Because Hispanics are among the fastest-growing segments of the US workforce--an estimated 19.6 million workers in the United States in 2006 were Hispanic, 56 percent of whom were foreign born. To characterize work-related injury deaths among the workers the Bureau of Labor Statistics (BLS), and certain state agencies analyzed the data gathered from 1992--2006. The death rate for Hispanic workers decreased during this period, but the proportion of deaths among foreign-born Hispanic workers increased over time.

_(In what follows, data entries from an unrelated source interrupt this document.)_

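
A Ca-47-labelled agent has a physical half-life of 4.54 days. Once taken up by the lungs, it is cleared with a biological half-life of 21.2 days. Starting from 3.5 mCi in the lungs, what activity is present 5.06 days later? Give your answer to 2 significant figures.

1.4 mCi

1/t_eff = 1/t_phys + 1/t_biol = 1/4.54 + 1/21.2 = 0.26743 per day.
t_eff = 4.54 × 21.2 / (4.54 + 21.2) ≈ 3.7392 days.
Remaining = 3.5 × (1/2)^(5.06/3.7392) = 3.5 × (1/2)^1.3532 ≈ 1.37 mCi.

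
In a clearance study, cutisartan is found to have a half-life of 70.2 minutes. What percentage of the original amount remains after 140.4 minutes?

25%

n = 140.4/70.2 ≈ 2 half-lives.
Fraction remaining = (1/2)^2 ≈ 0.25, i.e. 25%.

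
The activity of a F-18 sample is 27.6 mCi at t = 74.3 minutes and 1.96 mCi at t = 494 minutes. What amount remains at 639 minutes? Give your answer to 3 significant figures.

Over Δt = 494 − 74.3 = 419.7 minutes, the level fell by a factor of 27.6/1.96 ≈ 14.082.
n = log₂(14.082) ≈ 3.8157 half-lives, so t½ = 419.7/3.8157 ≈ 109.99 minutes.
From t = 494 to t = 639: 1.96 × (1/2)^((639−494)/109.99) ≈ 0.78598 mCi.

0.786 mCi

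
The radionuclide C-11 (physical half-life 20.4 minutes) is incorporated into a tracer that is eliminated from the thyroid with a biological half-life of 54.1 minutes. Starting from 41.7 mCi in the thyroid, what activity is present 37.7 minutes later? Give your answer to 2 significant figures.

1/t_eff = 1/t_phys + 1/t_biol = 1/20.4 + 1/54.1 = 0.067504 per minute.
t_eff = 20.4 × 54.1 / (20.4 + 54.1) ≈ 14.814 minutes.
Remaining = 41.7 × (1/2)^(37.7/14.814) = 41.7 × (1/2)^2.5449 ≈ 7.1457 mCi.

7.1 mCi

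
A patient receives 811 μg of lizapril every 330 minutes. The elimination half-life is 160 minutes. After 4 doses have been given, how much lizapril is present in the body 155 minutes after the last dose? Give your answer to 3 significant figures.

543 μg

The 4 doses were given 1145, 815, 485, 155 minutes ago.
Total = 811·(1/2)^(1145/160) + 811·(1/2)^(815/160) + 811·(1/2)^(485/160) + 811·(1/2)^(155/160)
      = 5.6856 + 23.749 + 99.203 + 414.38 ≈ 543.02 μg.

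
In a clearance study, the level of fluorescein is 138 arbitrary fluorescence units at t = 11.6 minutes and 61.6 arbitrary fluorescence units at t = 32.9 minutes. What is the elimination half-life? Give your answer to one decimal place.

Over Δt = 32.9 − 11.6 = 21.3 minutes, the level fell by a factor of 138/61.6 ≈ 2.2403.
n = log₂(2.2403) ≈ 1.1637 half-lives, so t½ = 21.3/1.1637 ≈ 18.304 minutes.

18.3 minutes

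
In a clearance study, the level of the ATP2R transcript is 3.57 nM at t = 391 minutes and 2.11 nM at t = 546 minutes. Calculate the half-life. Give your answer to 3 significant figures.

Over Δt = 546 − 391 = 155 minutes, the level fell by a factor of 3.57/2.11 ≈ 1.6919.
n = log₂(1.6919) ≈ 0.75868 half-lives, so t½ = 155/0.75868 ≈ 204.3 minutes.

204 minutes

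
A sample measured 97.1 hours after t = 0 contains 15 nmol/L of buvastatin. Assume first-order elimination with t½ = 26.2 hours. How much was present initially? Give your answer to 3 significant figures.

Number of half-lives elapsed: n = 97.1/26.2 ≈ 3.7061.
A₀ = A × 2^n = 15 × 2^3.7061 = 15 × 13.051 ≈ 195.77 nmol/L.

196 nmol/L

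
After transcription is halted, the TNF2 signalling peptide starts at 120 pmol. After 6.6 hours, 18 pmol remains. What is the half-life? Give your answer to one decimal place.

A/A₀ = 18/120 ≈ 0.15.
n = log₂(6.6667) ≈ 2.737 half-lives elapsed in 6.6 hours.
t½ = 6.6/2.737 ≈ 2.4114 hours.

2.4 hours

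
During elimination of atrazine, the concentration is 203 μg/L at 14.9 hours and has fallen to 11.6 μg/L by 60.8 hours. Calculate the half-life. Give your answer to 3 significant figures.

Over Δt = 60.8 − 14.9 = 45.9 hours, the level fell by a factor of 203/11.6 ≈ 17.5.
n = log₂(17.5) ≈ 4.1293 half-lives, so t½ = 45.9/4.1293 ≈ 11.116 hours.

11.1 hours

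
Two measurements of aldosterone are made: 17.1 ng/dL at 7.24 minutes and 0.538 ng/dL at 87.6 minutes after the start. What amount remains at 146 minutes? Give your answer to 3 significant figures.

0.0436 ng/dL

Over Δt = 87.6 − 7.24 = 80.36 minutes, the level fell by a factor of 17.1/0.538 ≈ 31.784.
n = log₂(31.784) ≈ 4.9902 half-lives, so t½ = 80.36/4.9902 ≈ 16.103 minutes.
From t = 87.6 to t = 146: 0.538 × (1/2)^((146−87.6)/16.103) ≈ 0.043559 ng/dL.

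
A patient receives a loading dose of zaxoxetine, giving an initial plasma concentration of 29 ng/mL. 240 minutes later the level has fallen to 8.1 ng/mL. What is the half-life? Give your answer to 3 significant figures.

130 minutes

A/A₀ = 8.1/29 ≈ 0.27931.
n = log₂(3.5802) ≈ 1.8401 half-lives elapsed in 240 minutes.
t½ = 240/1.8401 ≈ 130.43 minutes.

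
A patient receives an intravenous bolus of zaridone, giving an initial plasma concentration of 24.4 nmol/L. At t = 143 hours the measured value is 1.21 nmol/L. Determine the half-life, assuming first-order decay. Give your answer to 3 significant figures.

A/A₀ = 1.21/24.4 ≈ 0.04959.
n = log₂(20.165) ≈ 4.3338 half-lives elapsed in 143 hours.
t½ = 143/4.3338 ≈ 32.996 hours.

33.0 hours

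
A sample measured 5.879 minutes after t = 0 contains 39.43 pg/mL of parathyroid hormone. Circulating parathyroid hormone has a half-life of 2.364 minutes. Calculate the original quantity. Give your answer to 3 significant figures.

Number of half-lives elapsed: n = 5.879/2.364 ≈ 2.4869.
A₀ = A × 2^n = 39.43 × 2^2.4869 = 39.43 × 5.6057 ≈ 221.03 pg/mL.

221 pg/mL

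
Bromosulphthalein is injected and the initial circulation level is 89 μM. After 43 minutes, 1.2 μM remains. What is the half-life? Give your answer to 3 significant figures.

A/A₀ = 1.2/89 ≈ 0.013483.
n = log₂(74.167) ≈ 6.2127 half-lives elapsed in 43 minutes.
t½ = 43/6.2127 ≈ 6.9213 minutes.

6.92 minutes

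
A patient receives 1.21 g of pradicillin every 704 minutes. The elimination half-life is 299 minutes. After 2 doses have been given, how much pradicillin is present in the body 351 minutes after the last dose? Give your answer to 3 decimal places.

0.641 g

The 2 doses were given 1055, 351 minutes ago.
Total = 1.21·(1/2)^(1055/299) + 1.21·(1/2)^(351/299)
      = 0.10486 + 0.53629 ≈ 0.64116 g.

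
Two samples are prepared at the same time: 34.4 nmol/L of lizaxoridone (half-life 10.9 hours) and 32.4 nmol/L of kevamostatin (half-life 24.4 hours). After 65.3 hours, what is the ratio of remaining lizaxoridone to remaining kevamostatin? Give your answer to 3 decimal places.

lizaxoridone: 34.4 × (1/2)^(65.3/10.9) = 34.4 × (1/2)^5.9908 ≈ 0.54093 nmol/L.
kevamostatin: 32.4 × (1/2)^(65.3/24.4) = 32.4 × (1/2)^2.6762 ≈ 5.069 nmol/L.
Ratio ≈ 0.54093 / 5.069 ≈ 0.10671.

0.107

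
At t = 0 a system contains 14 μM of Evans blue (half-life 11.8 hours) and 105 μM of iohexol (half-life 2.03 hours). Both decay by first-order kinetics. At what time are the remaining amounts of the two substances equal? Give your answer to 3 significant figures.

7.13 hours

Set 14·(1/2)^(t/11.8) = 105·(1/2)^(t/2.03).
Taking log₂: log₂(14/105) = t·(1/11.8 − 1/2.03).
log₂(0.13333) = -2.9069; 1/11.8 − 1/2.03 = -0.40787.
t = -2.9069 / -0.40787 ≈ 7.1271 hours.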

Hispanics who died from work-related injuries were construction (34 percent), administrative and waste services (11 percent), agriculture/forestry/fishing/hunting (10 percent), and transportation/warehousing (10 percent).
Additional efforts are needed to reduce the risk for death among Hispanic workers because of projected increases in their employment, involvement in work with high risk for injury, susceptibility to miscommunication caused by language differences, and other potential risks associated with culture and economic status, CDCP reported.
Approximately 95 percent of Hispanic decedents were male.
During 1992--1996, work-related homicide was the most common fatal event among Hispanic workers, but during 1997--2006, highway incidents were the most common fatal event, with the exception of 2000 and 2006, when falls to a lower level were most common.